A vida é um sonho
Era a terceira noite depois de dois sonhos
idênticos e me apavorava a ideia de uma terceira vez. Minhas pálpebras já
pesavam. Tomei um banho frio, bebi uma xícara de café. Não adiantou. Sentei no
sofá da sala, crente da minha derrota para Morpheus e rememorarei os sonhos
anteriores. Sem eu perceber o sono me venceu.
De repente, escureceu rápido.
Em volta, muitas árvores, e a lua enorme no céu. Um velhote de chapéu veio em
minha direção e, dentro do sonho, recordei: era figura dos sonhos de antes.
- Vou repetir para nunca
mais.
Falou com voz doce de avô e
sumiu. Acordei em um pulo só. Anotei tudo e decidido: seguiria o conselho do
homem do sonho. De manhã, pus o necessário na mochila e parti.
Seis horas de ônibus até a
cruz depois do terceiro trevo, como proferiu o velhinho. De longe, vi a cruz
fincada. O condutor parou metros depois dela e voltei andando. Avistei também
uma mercearia. Fui até lá.
A vendeira ofereceu galinha
de quintal. Foi o melhor guisado já provado por mim. Ao terminar, perguntei
quanto era. Nada, meu filho, respondeu.
- Só tome cuidado. Sei do que
falo. Se precisar reze, peça ajuda a nossa senhora.
Devolvi com um riso amarelo e
sai apressado. Voltei até a cruz e entrei no mato.

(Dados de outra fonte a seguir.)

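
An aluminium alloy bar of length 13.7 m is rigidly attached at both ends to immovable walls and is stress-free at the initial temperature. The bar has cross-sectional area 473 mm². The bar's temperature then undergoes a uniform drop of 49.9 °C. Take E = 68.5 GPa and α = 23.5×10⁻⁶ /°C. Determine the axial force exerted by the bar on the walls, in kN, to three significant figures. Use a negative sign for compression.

38.0 kN

Free thermal expansion αLΔT = 23.5e-6 · 13700 · -49.9 = -16.07 mm.
The walls impose strain ε = −(-16.07)/13700 = 1.1726e-03; σ = Eε = 68500 · 1.1726e-03 = 80.33 MPa.
Wall reaction R = σ·A = 80.33·473 = 37990 N = 37.99 kN.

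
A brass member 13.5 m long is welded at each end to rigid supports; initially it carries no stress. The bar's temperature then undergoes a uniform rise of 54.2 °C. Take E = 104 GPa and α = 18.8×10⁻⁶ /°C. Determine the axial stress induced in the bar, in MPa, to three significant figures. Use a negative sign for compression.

-106 MPa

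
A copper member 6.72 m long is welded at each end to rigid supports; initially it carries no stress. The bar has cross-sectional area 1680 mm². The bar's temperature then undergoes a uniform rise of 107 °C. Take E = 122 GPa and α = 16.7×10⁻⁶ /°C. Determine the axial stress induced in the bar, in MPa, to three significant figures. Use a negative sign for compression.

-218 MPa

Free thermal expansion αLΔT = 16.7e-6 · 6720 · 107 = 12.01 mm.
The walls impose strain ε = −(12.01)/6720 = -1.7869e-03; σ = Eε = 122000 · -1.7869e-03 = -218 MPa.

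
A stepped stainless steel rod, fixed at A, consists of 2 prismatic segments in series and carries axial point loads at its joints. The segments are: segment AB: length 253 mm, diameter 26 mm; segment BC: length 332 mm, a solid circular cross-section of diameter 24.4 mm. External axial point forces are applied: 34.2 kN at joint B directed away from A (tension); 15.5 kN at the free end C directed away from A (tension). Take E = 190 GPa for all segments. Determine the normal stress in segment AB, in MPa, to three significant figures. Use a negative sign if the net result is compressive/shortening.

93.6 MPa

Internal axial forces (sectioning from the free end, tension +): N_BC = 15.5 kN, N_AB = 49.7 kN.
A_AB = 530.9 mm².
σ_AB = N_AB/A_AB = 49700/530.9 = 93.61 MPa.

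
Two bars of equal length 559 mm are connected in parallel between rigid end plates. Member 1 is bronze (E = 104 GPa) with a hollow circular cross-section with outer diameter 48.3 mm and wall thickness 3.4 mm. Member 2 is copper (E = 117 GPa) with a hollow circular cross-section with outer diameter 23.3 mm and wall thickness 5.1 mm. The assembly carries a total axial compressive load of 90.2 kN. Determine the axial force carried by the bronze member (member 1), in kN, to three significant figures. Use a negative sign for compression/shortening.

A_1 = 479.6 mm².
A_2 = 291.6 mm².
Equal strain + equilibrium ⇒ each member carries load in proportion to AE: A₁E₁ = 49880000 N, A₂E₂ = 34120000 N, ΣAE = 84000000 N.
F₁ = P·A₁E₁/ΣAE = -90200·49880000/84000000 = -53560 N.

-53.6 kN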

Rasgue a mata até achar o
caminho, sempre em linha reta, o velho dizia dentro da minha cabeça.
Dei um golpe de facão potente
nos cipós e avistei um riozinho raso. Do outro lado dele, uma picada, o tal
caminho. Ao fim da picada, a árvore amarela, estava escrito.
Segui. O sol baixara e,
depois de muito andar, avistei a imensa e linda árvore. A copa reluzente no
lusco-fusco do fim do dia. Abracei-a como a uma irmã. Esperei a noite cair para
procurar a caixa de metal, como indicado. Sentei no chão e fechei os olhos.

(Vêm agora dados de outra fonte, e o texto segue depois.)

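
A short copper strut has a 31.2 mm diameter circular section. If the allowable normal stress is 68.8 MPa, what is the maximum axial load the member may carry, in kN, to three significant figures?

A = 764.5 mm².
P_max = σ_allow · A = 68.8 · 764.5 = 52600 N = 52.6 kN.

52.6 kN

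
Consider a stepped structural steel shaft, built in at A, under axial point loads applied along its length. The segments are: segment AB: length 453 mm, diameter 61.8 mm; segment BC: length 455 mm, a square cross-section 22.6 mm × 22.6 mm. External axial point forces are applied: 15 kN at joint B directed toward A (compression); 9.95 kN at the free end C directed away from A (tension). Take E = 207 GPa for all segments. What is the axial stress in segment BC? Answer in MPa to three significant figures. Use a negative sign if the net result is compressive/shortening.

19.5 MPa

Internal axial forces (sectioning from the free end, tension +): N_BC = 9.95 kN, N_AB = -5.05 kN.
A_BC = 510.8 mm².
σ_BC = N_BC/A_BC = 9950/510.8 = 19.48 MPa.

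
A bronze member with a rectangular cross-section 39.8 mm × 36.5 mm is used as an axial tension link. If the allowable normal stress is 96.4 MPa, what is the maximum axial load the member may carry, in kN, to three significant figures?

A = 1453 mm².
P_max = σ_allow · A = 96.4 · 1453 = 140000 N = 140 kN.

140 kN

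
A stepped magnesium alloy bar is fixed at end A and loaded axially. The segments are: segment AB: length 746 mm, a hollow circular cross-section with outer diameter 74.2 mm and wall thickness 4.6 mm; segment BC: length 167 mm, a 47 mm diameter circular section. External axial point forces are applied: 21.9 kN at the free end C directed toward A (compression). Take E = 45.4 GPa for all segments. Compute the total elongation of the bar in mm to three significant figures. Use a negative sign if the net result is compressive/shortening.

Internal axial forces (sectioning from the free end, tension +): N_BC = -21.9 kN, N_AB = -21.9 kN.
A_AB = 1006 mm².
A_BC = 1735 mm².
δ_AB = -21900·746/(1006·45400) = -0.3578 mm
δ_BC = -21900·167/(1735·45400) = -0.04643 mm
δ = Σδ_i = -0.4042 mm.

-0.404 mm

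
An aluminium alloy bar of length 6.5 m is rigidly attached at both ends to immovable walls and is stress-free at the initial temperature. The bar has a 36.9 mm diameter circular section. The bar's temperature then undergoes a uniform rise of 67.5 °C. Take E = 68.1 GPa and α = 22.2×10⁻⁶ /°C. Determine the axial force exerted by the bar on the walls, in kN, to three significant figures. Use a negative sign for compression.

Free thermal expansion αLΔT = 22.2e-6 · 6500 · 67.5 = 9.74 mm.
The walls impose strain ε = −(9.74)/6500 = -1.4985e-03; σ = Eε = 68100 · -1.4985e-03 = -102 MPa.
Wall reaction R = σ·A = -102·1069 = -109100 N = -109.1 kN.

-109 kN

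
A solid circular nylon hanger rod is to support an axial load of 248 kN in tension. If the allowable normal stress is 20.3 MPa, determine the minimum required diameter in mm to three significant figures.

125 mm

Required area A ≥ P/σ_allow = 248000/20.3 = 12220 mm².
For a solid circular section, d ≥ √(4A/π) = 124.7 mm.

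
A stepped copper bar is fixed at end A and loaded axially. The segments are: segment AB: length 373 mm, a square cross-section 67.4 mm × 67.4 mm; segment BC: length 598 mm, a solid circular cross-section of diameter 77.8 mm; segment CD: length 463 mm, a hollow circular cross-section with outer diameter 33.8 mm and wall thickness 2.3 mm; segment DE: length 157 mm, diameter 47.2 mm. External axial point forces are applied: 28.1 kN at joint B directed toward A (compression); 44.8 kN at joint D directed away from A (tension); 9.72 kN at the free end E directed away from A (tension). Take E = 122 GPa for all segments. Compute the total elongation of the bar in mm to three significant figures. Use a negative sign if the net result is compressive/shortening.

Internal axial forces (sectioning from the free end, tension +): N_DE = 9.72 kN, N_CD = 54.52 kN, N_BC = 54.52 kN, N_AB = 26.42 kN.
A_AB = 4543 mm².
A_BC = 4754 mm².
A_CD = 227.6 mm².
A_DE = 1750 mm².
δ_AB = 26420·373/(4543·122000) = 0.01778 mm
δ_BC = 54520·598/(4754·122000) = 0.05621 mm
δ_CD = 54520·463/(227.6·122000) = 0.9091 mm
δ_DE = 9720·157/(1750·122000) = 0.007149 mm
δ = Σδ_i = 0.9902 mm.

0.990 mm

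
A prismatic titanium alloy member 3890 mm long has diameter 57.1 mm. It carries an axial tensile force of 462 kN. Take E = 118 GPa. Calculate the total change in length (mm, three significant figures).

5.95 mm

A = 2561 mm².
δ_mech = NL/(AE) = 462000·3890/(2561·118000) = 5.948 mm.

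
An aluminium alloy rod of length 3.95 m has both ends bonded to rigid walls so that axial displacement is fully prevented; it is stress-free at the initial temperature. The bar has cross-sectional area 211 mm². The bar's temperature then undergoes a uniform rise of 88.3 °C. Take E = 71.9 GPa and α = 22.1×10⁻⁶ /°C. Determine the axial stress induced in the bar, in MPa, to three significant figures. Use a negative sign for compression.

Free thermal expansion αLΔT = 22.1e-6 · 3950 · 88.3 = 7.708 mm.
The walls impose strain ε = −(7.708)/3950 = -1.9514e-03; σ = Eε = 71900 · -1.9514e-03 = -140.3 MPa.

-140 MPa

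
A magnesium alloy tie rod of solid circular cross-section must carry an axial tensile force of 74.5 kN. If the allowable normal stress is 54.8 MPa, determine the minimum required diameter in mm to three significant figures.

41.6 mm

Required area A ≥ P/σ_allow = 74500/54.8 = 1359 mm².
For a solid circular section, d ≥ √(4A/π) = 41.6 mm.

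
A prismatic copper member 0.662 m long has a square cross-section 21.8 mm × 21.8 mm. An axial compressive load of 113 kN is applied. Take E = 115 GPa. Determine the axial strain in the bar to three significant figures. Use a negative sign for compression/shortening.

-0.00207

A = 475.2 mm².
σ = N/A = -237.8 MPa; ε = σ/E = -237.8/115000 = -2.068e-03.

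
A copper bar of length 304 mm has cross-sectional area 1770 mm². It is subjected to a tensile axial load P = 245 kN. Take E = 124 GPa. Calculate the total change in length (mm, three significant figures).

0.339 mm

δ_mech = NL/(AE) = 245000·304/(1770·124000) = 0.3393 mm.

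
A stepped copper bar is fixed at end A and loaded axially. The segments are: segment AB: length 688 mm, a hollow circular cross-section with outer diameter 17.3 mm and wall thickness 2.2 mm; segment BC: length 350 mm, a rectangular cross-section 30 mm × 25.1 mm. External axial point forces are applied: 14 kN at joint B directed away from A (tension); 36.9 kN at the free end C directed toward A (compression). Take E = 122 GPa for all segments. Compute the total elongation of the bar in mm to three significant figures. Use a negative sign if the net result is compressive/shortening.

Internal axial forces (sectioning from the free end, tension +): N_BC = -36.9 kN, N_AB = -22.9 kN.
A_AB = 104.4 mm².
A_BC = 753 mm².
δ_AB = -22900·688/(104.4·122000) = -1.237 mm
δ_BC = -36900·350/(753·122000) = -0.1406 mm
δ = Σδ_i = -1.378 mm.

-1.38 mm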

Quando abri, tudo era um breu intransponível.
Liguei a lanterna para a
busca. Achei fácil. Abri e li o recado dentro: “cave. Não olhe para trás até o
sol chegar”. Comecei a tarefa com meu facão e os bichos berraram para me
expulsar da mata. Roguei a nossa senhora e continuei até atingir no vaso de
cerâmica, mencionado no sonho.
Tirei a tampa e quase cego
com tanto brilho: moedas, barras até uma coroa de ouro. Riqueza sem precedentes
para um pobre coitado como eu. “È a herança. Pode levar”, a voz do velho
sussurrou às minhas costas.
Assustado, virei. Ninguém. Ao
olhar de volta, o brilho sumiu. Foquei com a lanterna e vi os vermes no lugar
do tesouro incalculável. “Não olhe para trás”. Desobedeci.
Voltei para estrada por
debaixo de uma chuva que surgiu do nada. Andei até amanhecer. No despontar da
aurora vermelha, me convenci que a vida é sonho.